Pembahasan berikutnya adalah berkaitan peringatan bagi para pendahulu (as-salaf) terhadap kekeliruan dan kesalahan dalam bertaklid. Pembahasan berikutnya masih berkaitan dengan taklid yaitu kepada orang besar (berpengaruh) maupun orang kecil (tidak punya pengaruh).
Adapun pembahasan paling penting dalam buku ini yaitu tentang argumen kalender dan matlak global, dengan sub judul yang cukup panjang, yaitu:
ذِكْرُ الدَّلِيلِ عَلَى أَنَّ إِذَا ثَبَتَتْ رُؤْيَةِ الهِلَالِ لَدُخُولِ شَهْرٍ رَمَضَانَ، وَخُرُوجِهِ فِي بَلَدٍ مِن بُلْدَانِ
المُسْلِمِينَ، فَوَجَبَ عَلَى بَقِيَّةِ البُلْدَانِ الإِسْلامِيَّةِ أَنْ تَصُومَ، وتُفْطِرَ بِهَذِهِ الرُّؤيَة ولا عِبْرَةً
بِاخْتِلافِ المَطَالِعِ؛ لتَوْحِيدِ الأُمَّةِ الإِسْلامِيَّةِ فِي عِبَادَتِهَا كُلِّهَا عَلَى نَهْجِ الشَّرِيعَةِ الْمُطَهَّرَةِ
“Menyebutkan argumen bahwa apabila hilal awal dan akhir bulan Ramadan telah definitif di suatu negara Muslim, maka wajib bagi negara-negara Muslim lainnya untuk berpuasa dan berbuka berdasarkan penampakan tersebut.
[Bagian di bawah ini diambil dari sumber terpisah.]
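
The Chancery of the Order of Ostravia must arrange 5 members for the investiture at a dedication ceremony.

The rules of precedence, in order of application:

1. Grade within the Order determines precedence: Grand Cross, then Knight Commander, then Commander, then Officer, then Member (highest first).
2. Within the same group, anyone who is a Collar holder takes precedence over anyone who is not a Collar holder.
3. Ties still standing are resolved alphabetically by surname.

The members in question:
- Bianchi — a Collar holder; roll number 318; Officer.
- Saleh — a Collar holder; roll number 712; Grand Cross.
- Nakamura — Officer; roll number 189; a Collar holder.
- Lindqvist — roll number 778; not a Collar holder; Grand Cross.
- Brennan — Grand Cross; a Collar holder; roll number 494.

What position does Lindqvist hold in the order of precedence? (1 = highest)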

Perbedaan matlak tidak diperhitungkan, demi
mempersatukan umat Islam dalam beribadah secara keseluruhan, sesuai dengan pendekatan syariat yang murni”.
Disini kembali penulis buku menegaskan unifikasi penanggalan yaitu manakala hilal terlihat di suatu tempat (negeri) maka memestikan untuk negeri-negeri lainnya, dan kembali beliau mengemukakan dalil (argumen)nya berdasarkan hadis-hadis Nabi Saw tentang rukyatul hilal. Secara lebih tegas penulis buku ini menyatakan bahwa perbedaan waktu (jam) karena perbedaan matlak sama sekali tidak ada masalah. Tatkala umat Islam telah sepakat bahwa hari itu adalah hari berpuasa atau hari berhari raya maka hal itu sangat baik, lebih
menguatkan umat Islam dalam kesatuan yang mana ini adalah yang dikehendaki syariat.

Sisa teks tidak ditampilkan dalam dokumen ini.